Meta Platforms a pris la défense de la mise en place des noms d’utilisateur sur WhatsApp, suite aux avertissements du gouvernement indien concernant d’éventuelles failles de cybersécurité. C’est ce qu’indique CNBC. Alors que le géant technologique présente cette mise à jour comme une avancée majeure en matière de confidentialité, permettant aux utilisateurs de communiquer sans divulguer leur numéro de téléphone, les autorités indiennes affirment que cette fonctionnalité pourrait favoriser une recrudescence du phishing, de l’usurpation d’identité et de la fraude numérique.

Mesures de sécurité de Meta

En réponse à ces préoccupations, Meta a précisé qu’un numéro de téléphone restait obligatoire pour la création d’un compte. L’entreprise a l’intention de mettre en place plusieurs mesures de protection pour atténuer les risques, notamment en limitant le nombre de nouveaux contacts qu’un compte peut ajouter et en bloquant les tentatives répétées de deviner des noms d’utilisateur.

De plus, Meta prévoit de déployer des systèmes de détection pour identifier et éliminer les schémas indiquant un abus ou une usurpation d’identité. Afin de prévenir davantage les tromperies, l’entreprise réservera les noms d’utilisateur très en vue aux propriétaires vérifiés et bloquera les dérivés de noms célèbres qui s’en rapprochent visuellement.

L’Inde demande à Meta de suspendre le déploiement des noms d’utilisateur 

Le gouvernement indien a ordonné à WhatsApp de suspendre le déploiement de cette fonctionnalité et a exigé une explication détaillée dans un délai de trois jours, en invoquant la législation nationale relative aux technologies de l’information. Cette surveillance s’explique par une augmentation spectaculaire de la cybercriminalité, le nombre de cas signalés en Inde étant passé de 1 million en 2022 à près de 2,3 millions en 2024.
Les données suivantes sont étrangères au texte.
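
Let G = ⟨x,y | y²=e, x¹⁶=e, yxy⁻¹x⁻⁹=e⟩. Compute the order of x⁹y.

Compute successive powers until reaching e:
  (x⁹y)¹ = x⁹y, (x⁹y)² = x¹⁰, (x⁹y)³ = x³y, (x⁹y)⁴ = x⁴, (x⁹y)⁵ = x¹³y, (x⁹y)⁶ = x¹⁴, (x⁹y)⁷ = x⁷y, (x⁹y)⁸ = x⁸, (x⁹y)⁹ = xy, (x⁹y)¹⁰ = x², (x⁹y)¹¹ = x¹¹y, (x⁹y)¹² = x¹², (x⁹y)¹³ = x⁵y, (x⁹y)¹⁴ = x⁶, (x⁹y)¹⁵ = x¹⁵y, (x⁹y)¹⁶ = e.
The smallest positive k with (x⁹y)ᵏ = e is 16.

Answer: 16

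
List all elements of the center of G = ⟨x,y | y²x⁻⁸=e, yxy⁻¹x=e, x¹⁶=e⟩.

An element z ∈ Z(G) iff z commutes with every generator.
For example x⁸ is central: (x⁸)·x = x⁹ = x·(x⁸); (x⁸)·y = y⁻¹ = y·(x⁸).
Whereas x ∉ Z(G) since x·y = xy ≠ x⁷y⁻¹ = y·x.
Checking each of the 32 elements this way gives Z(G) = {e, x⁸}, of order 2.

Answer: {e, x⁸}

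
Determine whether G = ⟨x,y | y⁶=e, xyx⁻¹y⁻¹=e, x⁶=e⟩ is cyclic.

|G| = 36, but the maximum element order in G is 6 < 36. No single element generates all of G, so G is not cyclic.

Answer: No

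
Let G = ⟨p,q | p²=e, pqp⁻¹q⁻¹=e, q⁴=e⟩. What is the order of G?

Enumerate words in the generators, reducing via the relations: the distinct elements are
  {e, p, q, pq, q², q³, pq², pq³}.
No further products give new elements, so |G| = 8.

Answer: 8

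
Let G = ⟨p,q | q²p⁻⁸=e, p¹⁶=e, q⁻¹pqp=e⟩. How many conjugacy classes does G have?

The conjugacy classes (representative and size) are:
  [e] (size 1), [p] (size 2), [p¹⁴] (size 2), [p³] (size 2), [p¹²] (size 2), [p⁵] (size 2), [p¹⁰] (size 2), [p⁷] (size 2), [p⁸] (size 1), [p⁶q] (size 8), [p³q⁻¹] (size 8).
Class equation: 1 + 2 + 2 + 2 + 2 + 2 + 2 + 2 + 1 + 8 + 8 = 32 = |G|. So G has 11 conjugacy classes.

Answer: 11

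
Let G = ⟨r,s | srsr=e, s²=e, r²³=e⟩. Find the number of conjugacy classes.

The conjugacy classes (representative and size) are:
  [e] (size 1), [r] (size 2), [r²¹] (size 2), [r²⁰] (size 2), [r⁴] (size 2), [r¹⁸] (size 2), [r⁶] (size 2), [r¹⁶] (size 2), [r⁸] (size 2), [r⁹] (size 2), [r¹⁰] (size 2), [r¹²] (size 2), [r¹⁸s] (size 23).
Class equation: 1 + 2 + 2 + 2 + 2 + 2 + 2 + 2 + 2 + 2 + 2 + 2 + 23 = 46 = |G|. So G has 13 conjugacy classes.

Answer: 13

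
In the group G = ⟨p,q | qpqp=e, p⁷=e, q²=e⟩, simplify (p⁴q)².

Compute successive powers of (p⁴q), reducing at each step:
  (p⁴q)²: (p⁴q) · p⁴ = q;   q · q = e

Answer: e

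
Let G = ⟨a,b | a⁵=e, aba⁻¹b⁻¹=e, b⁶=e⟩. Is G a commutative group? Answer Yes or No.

Each pair of generators commutes: a·b = ab = b·a. Since the generators pairwise commute, every element of G commutes with every other, so G is abelian.

Answer: Yes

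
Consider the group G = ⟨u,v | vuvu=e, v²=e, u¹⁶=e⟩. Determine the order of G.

Enumerate words in the generators, reducing via the relations: the distinct elements are
  {e, u, v, uv, u², u³, u⁴, u⁵, u⁶, u⁷, u⁸, u⁹, u²v, u³v, u¹², u¹³, u¹¹, u¹⁰, u¹⁴, u¹⁵, u⁴v, u⁵v, u⁶v, u⁷v, u⁸v, u⁹v, u¹²v, u¹³v, u¹¹v, u¹⁰v, u¹⁴v, u¹⁵v}.
No further products give new elements, so |G| = 32.

Answer: 32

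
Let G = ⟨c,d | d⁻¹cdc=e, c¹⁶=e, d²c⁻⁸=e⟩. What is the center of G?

An element z ∈ Z(G) iff z commutes with every generator.
For example c⁸ is central: (c⁸)·c = c⁹ = c·(c⁸); (c⁸)·d = d⁻¹ = d·(c⁸).
Whereas c ∉ Z(G) since c·d = cd ≠ c⁷d⁻¹ = d·c.
Checking each of the 32 elements this way gives Z(G) = {e, c⁸}, of order 2.

Answer: {e, c⁸}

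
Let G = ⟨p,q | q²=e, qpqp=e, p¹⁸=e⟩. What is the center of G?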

Les propres données de Meta indiquent que l’Inde est l’un des pays les plus ciblés par les réseaux d’escroquerie en ligne, juste derrière les États-Unis.

Diffusion de fausses informations 

Les analystes du secteur suggèrent que l’énorme base d’utilisateurs de WhatsApp en Inde — dépassant les 500 millions de personnes — en fait une cible privilégiée de la surveillance gouvernementale.

Les experts avertissent que l’anonymat offert par les noms d’utilisateur pourrait accélérer la propagation de fausses informations et permettre aux criminels d’usurper plus facilement des identités.

L’équilibre entre vie privée et réglementation

Cette tension met en évidence la difficulté plus générale pour les régulateurs de trouver un équilibre entre la protection de la vie privée des utilisateurs et la nécessité de lutter contre la criminalité financière. La situation fait écho à des mesures gouvernementales récentes en Inde, telles que la suspension temporaire de Telegram pour mettre fin à la diffusion de fuites frauduleuses d’examens.